Toute l'affaire ressemblerait à un vaudeville si elle n'avait en arrière-plan un relent xénophobe de chasse aux immigrés en situation irrégulière.

Acte I : Samedi 14 septembre, le maire refuse de célébrer la cérémonie, sous prétexte que le futur époux est en situation irrégulière, et cela en désaccord avec les services judiciaires et préfectoraux.

Pour éviter de se heurter aux autorités et pour ne pas se mettre en porte-à-faux avec la loi, il préfère lanterner les mariés et leurs invités pendant trois heures, prétextant un malaise et reportant la cérémonie au samedi 21.

Acte II : Entre le 14 et le 21 septembre, la préfecture annonce qu'elle demande l'expulsion immédiate du futur époux en situation irrégulière. La situation devient kafkaïenne : le préfet reproche au maire d'être hors la loi en refusant le mariage, mais il annonce en même temps qu'il arrêtera le futur époux si ce dernier se présente le samedi 21. Malgré ce revirement de la Préfecture, le maire annonce à grand renfort médiatique qu'il démissionne de sa fonction de maire, ainsi que 14 de ses adjoints. Dans une interview accordée au journal Le Dauphiné Libéré, il déclare qu'il a pris sa position " pour ne pas effectuer un acte en désaccord avec sa conscience " et " pour défendre les principes républicains ".

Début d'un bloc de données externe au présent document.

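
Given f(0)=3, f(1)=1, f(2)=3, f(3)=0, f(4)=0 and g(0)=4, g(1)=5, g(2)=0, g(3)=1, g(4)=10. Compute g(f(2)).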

Parmi les manifestants, personne n'avait d'illusion sur les véritables raisons qui ont poussé le maire de Valence à ce coup d'éclat. Dans le passé, il s'était déjà illustré en interdisant la mendicité au centre-ville et en réduisant les subventions aux associations. Son geste est de la même eau réactionnaire, pour montrer qu'avec lui les clandestins n'ont qu'à bien se tenir. En pointant du doigt un immigré, il montre à l'électorat le plus réactionnaire, notamment à celui du Front National, qu'il reprend une partie de son programme.

Même si le mariage n'a pu être imposé (le marié n'ayant pas pris le risque d'être arrêté), il s'est heureusement trouvé des manifestants pour crier à la face des autorités et des CRS, mobilisés en force dans les rues de Valence, leur haine de la xénophobie et leur solidarité avec la population immigrée.